A spokesman for Climate Change Minister Greg Combet, however, denied the claim saying the government was still awaiting audited data from nickel producers that would then be included in the compensation regulations.

The Age also noted Roland Burt, a principal at Macpherson and Kelley Lawyers, who singled out three potential avenues for a challenge. These include “Commonwealth external powers, the federal government’s power to impose taxes on the states, and the issue of whether tax law could be bundled up with other legislation.”

However, Burt doubts the success of the challenge:

”Clive Palmer will have some of the best legal minds in the country at his disposal and they will certainly put a powerful case….’But my guess is the government has thought about it all carefully enough to design it in a way that will probably – but by no means certainly – survive the challenge.

PM Gillard and her camp insisted that the carbon tax was strictly reviewed during its legislative development and has ”taken careful constitutional advice and legal advice at every stage.”

Greg Craven, a law professor and vice-chancellor of the Australian Catholic University, believes the carbon tax was ”inherently complicated” and ”was always going to end up in the High Court”.

It raised questions about the scope of taxation power, the rights of the states, the Commonwealth’s power to make laws binding the states, and the compulsory acquisition of property.

”If you were looking for a law that was born to be challenged, this is it, because there are billions of dollars at stake.

Andrew Bolt, one of Australia’s most influential columnists said, “ Palmer might be right and the carbon tax wrong.”

Blog Link: Asian Correspondent

Further research on climate debates

There’s an Interesting email forwarded by GetUp! about a video of notorious climate change skeptic Lord Christopher Monckton mapping up a conspiracy to seize Rupert Mordoch’s media as a strategic platform to advance anti-left-wing climate agenda.

The nefarious climate change skeptic, Lord Christopher Monckton

I also revisited a video of Bob Carter interviewed by Murdoch’s media puppet, Andrew Bolt. What an interesting business-media conspiracy to deny fossil-fuel-induced global warming.

Climate Change – Is it a science debate or a political debate?

Carbon pollution contributes to man-made environmental disaster, any doubt?

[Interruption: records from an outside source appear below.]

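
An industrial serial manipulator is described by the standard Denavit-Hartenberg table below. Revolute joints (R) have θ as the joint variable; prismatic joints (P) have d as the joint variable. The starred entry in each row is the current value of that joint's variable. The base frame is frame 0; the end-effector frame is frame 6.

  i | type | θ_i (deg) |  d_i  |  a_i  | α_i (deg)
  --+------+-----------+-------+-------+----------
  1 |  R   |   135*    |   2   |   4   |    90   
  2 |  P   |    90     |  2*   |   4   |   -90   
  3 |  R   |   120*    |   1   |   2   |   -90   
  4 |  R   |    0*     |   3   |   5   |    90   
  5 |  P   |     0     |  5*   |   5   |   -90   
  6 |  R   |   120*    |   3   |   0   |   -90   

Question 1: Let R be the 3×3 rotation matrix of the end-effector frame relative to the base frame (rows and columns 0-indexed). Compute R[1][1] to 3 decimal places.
End-effector y-axis (col 1 of R) = (-0.3536,-0.3536,0.8660)
R[1][1] = -0.3536

-0.354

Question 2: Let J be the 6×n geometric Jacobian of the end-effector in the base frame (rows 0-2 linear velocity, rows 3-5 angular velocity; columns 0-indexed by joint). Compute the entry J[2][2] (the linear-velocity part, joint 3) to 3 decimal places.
-7.392

axis z_2 = (0.7071,-0.7071,0.0000); lever o_n−o_2 = (-0.9845,-9.4698,-11.1962)
cross product → J_v[:, 2] = (7.9169,7.9169,-7.3923)
J_ω[:, 2] = z_2
entry J[2][2] = -7.3923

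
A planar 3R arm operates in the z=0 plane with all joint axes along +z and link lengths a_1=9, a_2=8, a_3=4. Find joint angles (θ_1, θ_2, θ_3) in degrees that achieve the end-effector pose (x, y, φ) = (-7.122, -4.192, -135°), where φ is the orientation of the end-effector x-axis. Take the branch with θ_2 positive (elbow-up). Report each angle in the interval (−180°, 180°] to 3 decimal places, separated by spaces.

135.001 149.999 -60.000

wrist centre = target − a_3·(cos φ, sin φ) = (-4.2936, -1.3636)
cos θ_2 = (20.2941−9²−8²)/(2·9·8) = -0.8660; θ_2 = 149.9986° (elbow-up)
β = atan2(-1.3636,-4.2936) = -162.3810°; ψ = atan2(4.0002,2.0719) = 62.6180°
θ_1 = β − ψ = -224.9990°
θ_3 = φ − θ_1 − θ_2 = -59.9996° (wrapped to (-180°,180°])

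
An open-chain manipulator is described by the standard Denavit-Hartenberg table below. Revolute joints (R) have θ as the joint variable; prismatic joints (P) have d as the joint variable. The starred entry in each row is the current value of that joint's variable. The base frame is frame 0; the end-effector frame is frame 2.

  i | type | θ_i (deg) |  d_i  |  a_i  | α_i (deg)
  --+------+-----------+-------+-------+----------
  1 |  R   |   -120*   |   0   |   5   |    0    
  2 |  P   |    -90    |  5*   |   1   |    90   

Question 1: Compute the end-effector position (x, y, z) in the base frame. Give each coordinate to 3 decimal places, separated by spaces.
after link 1: o_1 = (-2.5000, -4.3301, 0.0000)
after link 2: o_2 = (-3.3660, -3.8301, 5.0000)

-3.366 -3.830 5.000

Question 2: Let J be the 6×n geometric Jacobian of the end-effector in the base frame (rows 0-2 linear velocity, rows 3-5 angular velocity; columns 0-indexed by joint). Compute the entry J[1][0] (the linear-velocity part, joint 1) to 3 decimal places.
-3.366

axis z_0 = ẑ; lever o_n−o_0 = (-3.3660,-3.8301,5.0000)
cross product → J_v[:, 0] = (3.8301,-3.3660,0.0000)
J_ω[:, 0] = z_0
entry J[1][0] = -3.3660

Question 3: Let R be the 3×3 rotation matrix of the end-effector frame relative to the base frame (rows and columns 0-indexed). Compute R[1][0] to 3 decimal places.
0.500

End-effector x-axis (col 0 of R) = (-0.8660,0.5000,0.0000)
R[1][0] = 0.5000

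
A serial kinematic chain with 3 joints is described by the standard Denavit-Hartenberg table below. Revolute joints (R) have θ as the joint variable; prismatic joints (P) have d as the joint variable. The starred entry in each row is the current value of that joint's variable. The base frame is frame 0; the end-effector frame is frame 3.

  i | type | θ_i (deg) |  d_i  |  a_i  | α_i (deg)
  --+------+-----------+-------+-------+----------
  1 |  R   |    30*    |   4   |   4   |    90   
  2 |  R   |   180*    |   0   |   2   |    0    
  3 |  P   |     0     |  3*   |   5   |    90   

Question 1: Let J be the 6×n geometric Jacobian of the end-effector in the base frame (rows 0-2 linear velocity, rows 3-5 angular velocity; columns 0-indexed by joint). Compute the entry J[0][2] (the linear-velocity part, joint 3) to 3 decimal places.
prismatic axis z_2 = (0.5000,-0.8660,0.0000)
J_v[:, 2] = z_2; J_ω[:, 2] = (0,0,0)
entry J[0][2] = 0.5000

0.500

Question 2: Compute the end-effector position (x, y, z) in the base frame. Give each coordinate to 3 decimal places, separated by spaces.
-1.098 -4.098 4.000

after link 1: o_1 = (3.4641, 2.0000, 4.0000)
after link 2: o_2 = (1.7321, 1.0000, 4.0000)
after link 3: o_3 = (-1.0981, -4.0981, 4.0000)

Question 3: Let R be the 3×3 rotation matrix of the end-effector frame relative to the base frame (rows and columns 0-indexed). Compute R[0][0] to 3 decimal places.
-0.866

End-effector x-axis (col 0 of R) = (-0.8660,-0.5000,0.0000)
R[0][0] = -0.8660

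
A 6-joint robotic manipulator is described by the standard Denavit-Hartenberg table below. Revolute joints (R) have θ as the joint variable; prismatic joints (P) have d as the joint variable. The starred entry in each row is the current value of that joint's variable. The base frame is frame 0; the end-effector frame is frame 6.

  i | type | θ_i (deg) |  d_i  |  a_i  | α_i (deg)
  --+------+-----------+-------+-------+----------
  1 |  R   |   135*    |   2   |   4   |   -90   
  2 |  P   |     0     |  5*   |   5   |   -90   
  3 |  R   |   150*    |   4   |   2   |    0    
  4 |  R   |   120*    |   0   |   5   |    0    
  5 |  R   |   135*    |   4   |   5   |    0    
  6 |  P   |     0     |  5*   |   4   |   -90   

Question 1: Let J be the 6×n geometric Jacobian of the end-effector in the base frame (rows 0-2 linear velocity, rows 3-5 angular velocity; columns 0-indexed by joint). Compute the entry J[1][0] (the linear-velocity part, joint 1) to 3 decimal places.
axis z_0 = ẑ; lever o_n−o_0 = (-11.5032,7.7753,-11.0000)
cross product → J_v[:, 0] = (-7.7753,-11.5032,0.0000)
J_ω[:, 0] = z_0
entry J[1][0] = -11.5032

-11.503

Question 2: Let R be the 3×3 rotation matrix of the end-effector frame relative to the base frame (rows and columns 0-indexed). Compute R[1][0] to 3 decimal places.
1.000

End-effector x-axis (col 0 of R) = (-0.0000,1.0000,-0.0000)
R[1][0] = 1.0000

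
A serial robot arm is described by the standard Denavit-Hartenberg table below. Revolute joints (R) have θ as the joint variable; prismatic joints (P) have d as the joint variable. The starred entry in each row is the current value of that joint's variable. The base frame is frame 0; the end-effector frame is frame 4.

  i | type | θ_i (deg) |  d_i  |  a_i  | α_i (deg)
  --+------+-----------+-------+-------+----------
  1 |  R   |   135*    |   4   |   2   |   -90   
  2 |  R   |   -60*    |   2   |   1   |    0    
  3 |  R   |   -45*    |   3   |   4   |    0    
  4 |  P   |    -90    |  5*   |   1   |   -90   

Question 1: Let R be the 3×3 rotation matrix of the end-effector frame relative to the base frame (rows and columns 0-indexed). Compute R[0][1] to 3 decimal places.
0.707

End-effector y-axis (col 1 of R) = (0.7071,0.7071,-0.0000)
R[0][1] = 0.7071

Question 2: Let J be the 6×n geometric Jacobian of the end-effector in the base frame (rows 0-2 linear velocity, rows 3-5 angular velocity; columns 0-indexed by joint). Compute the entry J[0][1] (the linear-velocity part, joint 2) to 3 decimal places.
-3.161

axis z_1 = (-0.7071,-0.7071,0.0000); lever o_n−o_1 = (-6.0096,-8.1326,4.4709)
cross product → J_v[:, 1] = (-3.1614,3.1614,1.5012)
J_ω[:, 1] = z_1
entry J[0][1] = -3.1614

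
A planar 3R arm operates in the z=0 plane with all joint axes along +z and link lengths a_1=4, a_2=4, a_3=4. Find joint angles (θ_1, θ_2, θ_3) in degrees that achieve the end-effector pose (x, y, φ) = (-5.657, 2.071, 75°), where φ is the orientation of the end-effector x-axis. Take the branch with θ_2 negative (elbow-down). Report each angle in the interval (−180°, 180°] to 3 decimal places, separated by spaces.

wrist centre = target − a_3·(cos φ, sin φ) = (-6.6923, -1.7927)
cos θ_2 = (48.0003−4²−4²)/(2·4·4) = 0.5000; θ_2 = -59.9993° (elbow-down)
β = atan2(-1.7927,-6.6923) = -165.0039°; ψ = atan2(-3.4641,6.0000) = -29.9996°
θ_1 = β − ψ = -135.0042°
θ_3 = φ − θ_1 − θ_2 = -89.9965° (wrapped to (-180°,180°])

-135.004 -59.999 -89.996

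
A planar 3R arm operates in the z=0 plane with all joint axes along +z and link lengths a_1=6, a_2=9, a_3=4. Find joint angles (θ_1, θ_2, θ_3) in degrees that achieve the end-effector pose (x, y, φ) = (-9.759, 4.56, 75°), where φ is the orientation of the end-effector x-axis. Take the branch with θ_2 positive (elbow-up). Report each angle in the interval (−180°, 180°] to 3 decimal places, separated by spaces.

120.000 89.999 -134.999

wrist centre = target − a_3·(cos φ, sin φ) = (-10.7943, 0.6963)
cos θ_2 = (117.0012−6²−9²)/(2·6·9) = 0.0000; θ_2 = 89.9993° (elbow-up)
β = atan2(0.6963,-10.7943) = 176.3092°; ψ = atan2(9.0000,6.0001) = 56.3095°
θ_1 = β − ψ = 119.9997°
θ_3 = φ − θ_1 − θ_2 = -134.9991° (wrapped to (-180°,180°])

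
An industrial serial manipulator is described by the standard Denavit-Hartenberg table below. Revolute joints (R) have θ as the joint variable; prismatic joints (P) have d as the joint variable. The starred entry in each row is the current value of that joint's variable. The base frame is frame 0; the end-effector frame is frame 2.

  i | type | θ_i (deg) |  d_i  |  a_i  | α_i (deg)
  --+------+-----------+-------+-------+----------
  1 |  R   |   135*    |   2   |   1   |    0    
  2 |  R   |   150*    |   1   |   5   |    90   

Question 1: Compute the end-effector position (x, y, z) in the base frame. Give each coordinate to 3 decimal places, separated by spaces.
0.587 -4.123 3.000

after link 1: o_1 = (-0.7071, 0.7071, 2.0000)
after link 2: o_2 = (0.5870, -4.1225, 3.0000)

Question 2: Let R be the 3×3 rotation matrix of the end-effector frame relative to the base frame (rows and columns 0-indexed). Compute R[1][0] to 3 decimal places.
-0.966

End-effector x-axis (col 0 of R) = (0.2588,-0.9659,0.0000)
R[1][0] = -0.9659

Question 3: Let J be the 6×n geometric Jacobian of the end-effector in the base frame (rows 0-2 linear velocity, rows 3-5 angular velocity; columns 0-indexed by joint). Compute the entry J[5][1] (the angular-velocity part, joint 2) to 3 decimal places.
1.000

axis z_1 = (0.0000,0.0000,1.0000); lever o_n−o_1 = (1.2941,-4.8296,1.0000)
cross product → J_v[:, 1] = (4.8296,1.2941,-0.0000)
J_ω[:, 1] = z_1
entry J[5][1] = 1.0000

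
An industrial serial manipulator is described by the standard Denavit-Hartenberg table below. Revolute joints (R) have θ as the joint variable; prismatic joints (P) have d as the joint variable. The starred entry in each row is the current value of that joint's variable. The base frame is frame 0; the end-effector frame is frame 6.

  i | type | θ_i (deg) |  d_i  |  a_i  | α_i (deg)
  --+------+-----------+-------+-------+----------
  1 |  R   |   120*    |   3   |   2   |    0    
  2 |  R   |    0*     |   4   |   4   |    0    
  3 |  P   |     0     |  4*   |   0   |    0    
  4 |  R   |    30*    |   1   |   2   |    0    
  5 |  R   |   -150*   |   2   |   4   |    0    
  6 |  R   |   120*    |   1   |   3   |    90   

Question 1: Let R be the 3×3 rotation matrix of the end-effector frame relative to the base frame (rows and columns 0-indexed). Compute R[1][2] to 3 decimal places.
0.500

End-effector z-axis (col 2 of R) = (0.8660,0.5000,0.0000)
R[1][2] = 0.5000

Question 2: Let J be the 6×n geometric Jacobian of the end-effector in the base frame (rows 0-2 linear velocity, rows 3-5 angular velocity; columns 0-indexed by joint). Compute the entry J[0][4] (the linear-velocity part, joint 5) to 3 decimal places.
axis z_4 = (0.0000,0.0000,1.0000); lever o_n−o_4 = (2.5000,2.5981,3.0000)
cross product → J_v[:, 4] = (-2.5981,2.5000,0.0000)
J_ω[:, 4] = z_4
entry J[0][4] = -2.5981

-2.598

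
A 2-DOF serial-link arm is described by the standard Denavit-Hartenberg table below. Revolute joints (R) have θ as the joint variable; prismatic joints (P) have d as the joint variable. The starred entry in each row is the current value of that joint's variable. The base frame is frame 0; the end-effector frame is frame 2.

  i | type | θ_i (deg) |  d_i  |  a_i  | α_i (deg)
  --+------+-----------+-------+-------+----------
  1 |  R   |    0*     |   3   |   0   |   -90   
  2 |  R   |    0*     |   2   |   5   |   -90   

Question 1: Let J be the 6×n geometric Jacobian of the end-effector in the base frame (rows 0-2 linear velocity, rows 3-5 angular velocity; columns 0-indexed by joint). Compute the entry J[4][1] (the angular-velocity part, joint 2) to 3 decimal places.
axis z_1 = (0.0000,1.0000,0.0000); lever o_n−o_1 = (5.0000,2.0000,0.0000)
cross product → J_v[:, 1] = (-0.0000,0.0000,-5.0000)
J_ω[:, 1] = z_1
entry J[4][1] = 1.0000

1.000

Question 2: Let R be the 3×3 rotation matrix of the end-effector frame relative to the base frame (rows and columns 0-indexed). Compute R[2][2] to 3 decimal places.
-1.000

End-effector z-axis (col 2 of R) = (0.0000,0.0000,-1.0000)
R[2][2] = -1.0000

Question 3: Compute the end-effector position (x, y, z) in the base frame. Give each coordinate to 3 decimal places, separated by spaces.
after link 1: o_1 = (0.0000, 0.0000, 3.0000)
after link 2: o_2 = (5.0000, 2.0000, 3.0000)

5.000 2.000 3.000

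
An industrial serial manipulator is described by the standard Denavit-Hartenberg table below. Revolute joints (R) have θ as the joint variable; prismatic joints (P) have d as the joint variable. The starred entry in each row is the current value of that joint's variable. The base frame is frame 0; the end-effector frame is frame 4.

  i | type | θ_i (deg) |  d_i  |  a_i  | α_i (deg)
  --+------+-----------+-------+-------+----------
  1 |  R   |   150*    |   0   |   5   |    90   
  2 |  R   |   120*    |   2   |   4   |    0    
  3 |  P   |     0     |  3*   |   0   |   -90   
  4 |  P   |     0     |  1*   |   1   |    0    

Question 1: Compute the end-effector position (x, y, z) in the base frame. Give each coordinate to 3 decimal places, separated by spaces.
1.085 5.147 3.830

after link 1: o_1 = (-4.3301, 2.5000, 0.0000)
after link 2: o_2 = (-1.5981, 3.2321, 3.4641)
after link 3: o_3 = (-0.0981, 5.8301, 3.4641)
after link 4: o_4 = (1.0849, 5.1471, 3.8301)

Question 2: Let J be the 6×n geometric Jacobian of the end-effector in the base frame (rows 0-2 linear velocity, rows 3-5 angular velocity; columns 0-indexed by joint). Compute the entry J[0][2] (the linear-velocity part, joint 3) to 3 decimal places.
0.500

prismatic axis z_2 = (0.5000,0.8660,0.0000)
J_v[:, 2] = z_2; J_ω[:, 2] = (0,0,0)
entry J[0][2] = 0.5000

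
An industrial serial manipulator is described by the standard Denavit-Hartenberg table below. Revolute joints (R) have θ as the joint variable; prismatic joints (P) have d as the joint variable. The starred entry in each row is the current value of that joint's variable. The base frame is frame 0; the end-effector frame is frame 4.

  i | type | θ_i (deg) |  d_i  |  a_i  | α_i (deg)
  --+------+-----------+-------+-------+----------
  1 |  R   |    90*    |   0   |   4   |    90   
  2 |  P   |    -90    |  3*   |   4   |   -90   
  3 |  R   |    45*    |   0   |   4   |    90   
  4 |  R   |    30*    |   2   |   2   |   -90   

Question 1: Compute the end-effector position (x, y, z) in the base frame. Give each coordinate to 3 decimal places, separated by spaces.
after link 1: o_1 = (0.0000, 4.0000, 0.0000)
after link 2: o_2 = (3.0000, 4.0000, -4.0000)
after link 3: o_3 = (0.1716, 4.0000, -6.8284)
after link 4: o_4 = (0.3610, 5.0000, -9.4674)

0.361 5.000 -9.467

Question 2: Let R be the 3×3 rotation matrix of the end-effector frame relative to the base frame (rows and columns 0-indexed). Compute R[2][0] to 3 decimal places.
End-effector x-axis (col 0 of R) = (-0.6124,0.5000,-0.6124)
R[2][0] = -0.6124

-0.612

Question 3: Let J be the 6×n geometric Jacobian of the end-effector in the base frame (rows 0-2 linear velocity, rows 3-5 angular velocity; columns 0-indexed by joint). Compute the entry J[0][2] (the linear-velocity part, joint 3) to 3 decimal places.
-5.467

axis z_2 = (0.0000,1.0000,0.0000); lever o_n−o_2 = (-2.6390,1.0000,-5.4674)
cross product → J_v[:, 2] = (-5.4674,0.0000,2.6390)
J_ω[:, 2] = z_2
entry J[0][2] = -5.4674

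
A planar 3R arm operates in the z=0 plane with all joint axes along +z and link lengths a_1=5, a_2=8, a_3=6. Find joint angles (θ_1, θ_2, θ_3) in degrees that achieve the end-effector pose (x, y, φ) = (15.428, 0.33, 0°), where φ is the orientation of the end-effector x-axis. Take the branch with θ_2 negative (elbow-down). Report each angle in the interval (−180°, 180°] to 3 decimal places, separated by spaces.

wrist centre = target − a_3·(cos φ, sin φ) = (9.4280, 0.3300)
cos θ_2 = (88.9961−5²−8²)/(2·5·8) = -0.0000; θ_2 = -90.0028° (elbow-down)
β = atan2(0.3300,9.4280) = 2.0047°; ψ = atan2(-8.0000,4.9996) = -57.9966°
θ_1 = β − ψ = 60.0013°
θ_3 = φ − θ_1 − θ_2 = 30.0015° (wrapped to (-180°,180°])

60.001 -90.003 30.002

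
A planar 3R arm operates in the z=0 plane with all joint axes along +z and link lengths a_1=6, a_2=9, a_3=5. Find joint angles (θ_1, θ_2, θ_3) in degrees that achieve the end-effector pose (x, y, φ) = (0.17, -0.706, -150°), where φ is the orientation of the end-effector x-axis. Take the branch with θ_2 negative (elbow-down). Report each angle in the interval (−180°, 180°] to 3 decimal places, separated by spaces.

wrist centre = target − a_3·(cos φ, sin φ) = (4.5001, 1.7940)
cos θ_2 = (23.4696−6²−9²)/(2·6·9) = -0.8660; θ_2 = -149.9997° (elbow-down)
β = atan2(1.7940,4.5001) = 21.7350°; ψ = atan2(-4.5000,-1.7942) = -111.7375°
θ_1 = β − ψ = 133.4725°
θ_3 = φ − θ_1 − θ_2 = -133.4728° (wrapped to (-180°,180°])

133.472 -150.000 -133.473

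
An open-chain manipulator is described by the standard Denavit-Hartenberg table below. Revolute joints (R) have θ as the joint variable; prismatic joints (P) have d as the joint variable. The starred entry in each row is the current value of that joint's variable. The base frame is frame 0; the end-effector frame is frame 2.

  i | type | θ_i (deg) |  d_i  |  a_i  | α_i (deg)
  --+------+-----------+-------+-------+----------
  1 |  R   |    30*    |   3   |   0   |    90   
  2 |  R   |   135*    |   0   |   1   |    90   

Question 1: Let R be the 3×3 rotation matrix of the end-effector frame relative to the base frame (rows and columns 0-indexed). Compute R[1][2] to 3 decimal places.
0.354

End-effector z-axis (col 2 of R) = (0.6124,0.3536,0.7071)
R[1][2] = 0.3536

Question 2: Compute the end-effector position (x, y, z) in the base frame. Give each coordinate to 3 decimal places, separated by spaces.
after link 1: o_1 = (0.0000, 0.0000, 3.0000)
after link 2: o_2 = (-0.6124, -0.3536, 3.7071)

-0.612 -0.354 3.707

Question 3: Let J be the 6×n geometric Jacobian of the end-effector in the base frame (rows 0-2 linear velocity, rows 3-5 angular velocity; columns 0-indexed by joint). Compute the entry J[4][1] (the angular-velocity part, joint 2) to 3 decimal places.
-0.866

axis z_1 = (0.5000,-0.8660,0.0000); lever o_n−o_1 = (-0.6124,-0.3536,0.7071)
cross product → J_v[:, 1] = (-0.6124,-0.3536,-0.7071)
J_ω[:, 1] = z_1
entry J[4][1] = -0.8660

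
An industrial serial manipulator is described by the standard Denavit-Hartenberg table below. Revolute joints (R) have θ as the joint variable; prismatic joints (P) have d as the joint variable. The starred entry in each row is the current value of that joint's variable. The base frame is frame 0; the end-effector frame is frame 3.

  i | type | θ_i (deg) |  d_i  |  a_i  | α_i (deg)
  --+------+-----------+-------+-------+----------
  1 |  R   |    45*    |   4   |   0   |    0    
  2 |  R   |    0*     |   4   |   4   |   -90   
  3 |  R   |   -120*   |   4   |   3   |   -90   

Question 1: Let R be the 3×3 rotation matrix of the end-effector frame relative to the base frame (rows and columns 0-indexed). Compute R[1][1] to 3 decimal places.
End-effector y-axis (col 1 of R) = (0.7071,-0.7071,-0.0000)
R[1][1] = -0.7071

-0.707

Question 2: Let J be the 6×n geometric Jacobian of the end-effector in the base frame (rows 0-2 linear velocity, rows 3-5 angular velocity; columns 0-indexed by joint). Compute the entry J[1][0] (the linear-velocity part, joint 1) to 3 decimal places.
axis z_0 = ẑ; lever o_n−o_0 = (-1.0607,4.5962,10.5981)
cross product → J_v[:, 0] = (-4.5962,-1.0607,0.0000)
J_ω[:, 0] = z_0
entry J[1][0] = -1.0607

-1.061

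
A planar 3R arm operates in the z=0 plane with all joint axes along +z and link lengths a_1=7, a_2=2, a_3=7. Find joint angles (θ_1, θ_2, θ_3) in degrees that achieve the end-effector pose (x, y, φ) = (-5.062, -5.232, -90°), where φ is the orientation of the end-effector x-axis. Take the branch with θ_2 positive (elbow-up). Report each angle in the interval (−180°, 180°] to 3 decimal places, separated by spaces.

wrist centre = target − a_3·(cos φ, sin φ) = (-5.0620, 1.7680)
cos θ_2 = (28.7497−7²−2²)/(2·7·2) = -0.8661; θ_2 = 150.0066° (elbow-up)
β = atan2(1.7680,-5.0620) = 160.7473°; ψ = atan2(0.9998,5.2678) = 10.7465°
θ_1 = β − ψ = 150.0007°
θ_3 = φ − θ_1 − θ_2 = -30.0074° (wrapped to (-180°,180°])

150.001 150.007 -30.007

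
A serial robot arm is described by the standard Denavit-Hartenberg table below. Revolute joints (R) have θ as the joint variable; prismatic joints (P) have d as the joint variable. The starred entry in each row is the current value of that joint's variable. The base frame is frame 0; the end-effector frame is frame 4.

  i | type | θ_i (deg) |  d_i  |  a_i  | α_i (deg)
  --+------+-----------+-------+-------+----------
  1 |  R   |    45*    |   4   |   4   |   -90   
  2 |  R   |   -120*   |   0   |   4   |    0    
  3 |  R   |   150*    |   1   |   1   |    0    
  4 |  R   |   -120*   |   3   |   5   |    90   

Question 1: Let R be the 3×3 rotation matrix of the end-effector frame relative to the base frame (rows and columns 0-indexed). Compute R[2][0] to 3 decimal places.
1.000

End-effector x-axis (col 0 of R) = (0.0000,0.0000,1.0000)
R[2][0] = 1.0000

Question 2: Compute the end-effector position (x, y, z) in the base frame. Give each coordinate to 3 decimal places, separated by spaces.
after link 1: o_1 = (2.8284, 2.8284, 4.0000)
after link 2: o_2 = (1.4142, 1.4142, 7.4641)
after link 3: o_3 = (1.3195, 2.7337, 6.9641)
after link 4: o_4 = (-0.8018, 4.8550, 11.9641)

-0.802 4.855 11.964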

I attempt to gather a list of prominent scientists who are either ‘convinced’ or ‘unconvinced’ on the issue. According to a UK-based columnist Nick Collins of The Telegraph, most skeptical scientists are less prominent and authoritative than those scientists convinced on the issue of global warming. This is based on the number of research and scientific papers published.

The Conversation, a scholarly publication, said many research scholars from the Australia National University have had received death threats and abusive phone calls from the right-wingers and Murdoch’s media because of their stand on the issue.

Clive Hamilton, who wrote Scorchers: The Dirty Politics of Climate Change (2007), claims that Australian sceptics belong to the “Greenhouse Mafia” (credited to Guy Pearce) comprising of lobbyists “plucked from the senior ranks of the APS, where they wrote briefs and Cabinet submissions and advised ministers on energy policies.” They are the links between Government and fossil-fuel businessmen who finance the political machine of the Liberal Party in partnership with the Murdoch’s media. Hamilton adds that Australia’s stand on the issue (during the Howard Government) was mainly influenced by the US which champions a market-based economy.

Political powershift under the Labor Government overturned the decades-long greenhouse mafia energy policies. The right-wings fought a bloody fight to prevent the passage of a carbon tax, but overruled. It is a new era!

These denialists comprised of the bloody rich and powerful capitalists. They own big businesses including the media. If you are caught up in between the ‘convinced’ and ‘unconvinced’ groups, look beyond the politicking and explore the credentials of each scientist from both camps.

I have not done one article this month but I will do so as soon as I can get enough good stuff.